Да простят эксперты и ревнители, ни на одного из русских маркесов не посягаю. Да простит подлинный и единственный — почему-то кажется, он бы понял. В любом случае одно произошло: я освободился. Кастильские слова уплывают из памяти.
Ничто не повторится никогда.
Михаил Мишин
Сердечно благодарен Юлии Борисовне Лариной за терпеливую и талантливую помощь в осуществлении этой попытки.
Gabriel García Márquez
CRÓNICA DE UNA MUERTE ANUNCIADA
Габриэль Гарсиа Маркес
ХРОНИКА ОДНОЙ СМЕРТИ, ОБЪЯВЛЕННОЙ ЗАРАНЕЕ
Перевод с испанского Михаила Мишина
РЕДАКЦИЯ ЕЛЕНЫ ШУБИНОЙ
Печатается с разрешения Stars and Movies Copyright B.V и литературного агентства Agencia Literaria Carmen Balcells, S.A.
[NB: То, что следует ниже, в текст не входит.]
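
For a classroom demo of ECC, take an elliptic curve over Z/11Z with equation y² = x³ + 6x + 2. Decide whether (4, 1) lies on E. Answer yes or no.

no

y² = 1² ≡ 1; x³ + 6x + 2 = 90 ≡ 2 (mod 11). 1 ≠ 2.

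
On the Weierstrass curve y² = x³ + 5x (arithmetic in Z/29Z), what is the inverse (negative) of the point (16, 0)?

-(16, 0) = (16, -0 mod 29) = (16, 0).

(16, 0)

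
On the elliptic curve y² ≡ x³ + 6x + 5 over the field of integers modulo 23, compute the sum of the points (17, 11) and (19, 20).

(17, 11) + (19, 20). λ = (20 - 11)/(19 - 17) ≡ 9/2 mod 23. 2⁻¹ ≡ 12 (mod 23) since 2·12 = 24 ≡ 1, so λ ≡ 16.
  x = λ² - 17 - 19 = 256 - 36 ≡ 13; y = λ·(17 - 13) - 11 ≡ 7. → (13, 7)

(13, 7)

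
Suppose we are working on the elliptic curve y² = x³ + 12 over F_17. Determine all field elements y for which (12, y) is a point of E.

none

x³ + 0x + 12 = 1740 ≡ 6 (mod 17).
6 is a non-residue mod 17; no y exists.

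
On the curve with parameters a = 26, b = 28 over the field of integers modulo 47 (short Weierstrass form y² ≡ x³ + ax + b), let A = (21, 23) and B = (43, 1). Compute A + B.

(21, 23) + (43, 1). λ = (1 - 23)/(43 - 21) ≡ 25/22 mod 47. 22⁻¹ ≡ 15 (mod 47), so λ ≡ 46.
  x = λ² - 21 - 43 = 2116 - 64 ≡ 31; y = λ·(21 - 31) - 23 ≡ 34. → (31, 34)

(31, 34)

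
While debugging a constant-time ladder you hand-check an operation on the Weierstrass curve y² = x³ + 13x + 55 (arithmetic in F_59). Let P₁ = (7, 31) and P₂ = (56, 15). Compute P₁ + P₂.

(8, 50)

(7, 31) + (56, 15). λ = (15 - 31)/(56 - 7) ≡ 43/49 mod 59. 49⁻¹ ≡ 53 (mod 59), so λ ≡ 37.
  x = λ² - 7 - 56 = 1369 - 63 ≡ 8; y = λ·(7 - 8) - 31 ≡ 50. → (8, 50)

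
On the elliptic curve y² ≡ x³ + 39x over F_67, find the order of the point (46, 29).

4

2P: tangent at (46, 29): λ = (3·46² + 39)/(2·29) ≡ 22/58. 58⁻¹ ≡ 52 (mod 67), so λ ≡ 22·52 ≡ 5.
  x = λ² - 46 - 46 = 25 - 92 ≡ 0; y = λ·(46 - 0) - 29 ≡ 0. → (0, 0)
3P: (0, 0) + (46, 29). λ = (29 - 0)/(46 - 0) ≡ 29/46 mod 67. 46⁻¹ ≡ 51 (mod 67), so λ ≡ 5.
  x = λ² - 0 - 46 = 25 - 46 ≡ 46; y = λ·(0 - 46) - 0 ≡ 38. → (46, 38)
4P: (46, 38) + (46, 29): same x and y₁ ≡ -y₂, so the sum is 𝒪.
4P = 𝒪, so the order is 4.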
Перевод с испанского — Михаил Мишин
Оформление переплета и макет — Андрей Бондаренко
© Gabriel Garcia Márquez, 1981
© M.Мишин, перевод на русский язык, 2012
© А.Бондаренко, оформление, 2012
© Издание на русском языке AST Publishers, 2012
ХРОНИКА ОДНОЙ СМЕРТИ, ОБЪЯВЛЕННОЙ ЗАРАНЕЕ
Любовная охота подобна соколиной.
В тот день, когда его собирались убить, Сантьяго Насар поднялся в 5.30 утра, чтобы встретить пароход, на котором прибывал епископ. Ему снилось, что он шагает сквозь рощу фиговых деревьев под ласковым дождем, и какое-то мгновение во сне он был счастлив, однако проснулся с ощущением, будто с головы до ног обгажен птицами. “Ему всегда снились деревья”, - сказала мне Пласида Линеро, его мать, вспоминая двадцать семь лет спустя подробности того злосчастного понедельника. “Неделей раньше ему приснилось, что он летает в самолете из фольги, один среди миндальных деревьев, и веток не задевает”, - сказала она мне. У нее была заслуженная репутация правдивой толковательницы чужих снов, — само собой, пересказывать их ей всегда следовало натощак, — и, тем не менее, она не распознала мрачного предвестья для собственного сына не только в этих двух сновидениях, но и в других снах с деревьями, о которых он говорил ей в дни, предшествовавшие его смерти.
Сантьяго Насар также не понял предзнаменования. Он спал мало и плохо, не снимая одежды, и проснулся с головной болью и привкусом меди во рту, но отнес это к нормальным последствиям свадебной гулянки, затянувшейся далеко за полночь. Больше того, многие из тех, кого он встретил, начиная с 6.05, когда вышел из дому, и до той минуты час спустя, когда его зарезали, точно поросенка, помнили, что выглядел он немного сонным, но пребывал в хорошем настроении и в разговоре с каждым заметил, между прочим, что день будет чудесный. Ни у кого не осталось уверенности, что он имел в виду погоду. Многие сходились в своих воспоминаниях на том, что утро было сияющее, что с моря сквозь банановые рощи летел легкий бриз, и такие мысли естественны, поскольку речь шла о порядочном феврале той эпохи. Но большинство утверждало, что день выдался пасмурный, небо покрывали темные и низкие тучи, воздух пропитался гнилостным запахом стоячей воды, а в момент, когда свершилось несчастье, накрапывал мелкий дождь, такой же, как тот, что видел Сантьяго Насар в приснившемся ему лесу. Сам я восстанавливал силы после свадебного загула в апостольском лоне Марии Алехандрины Сервантес и с трудом проснулся, когда ударили набатные колокола, решив, что звонят в честь епископа.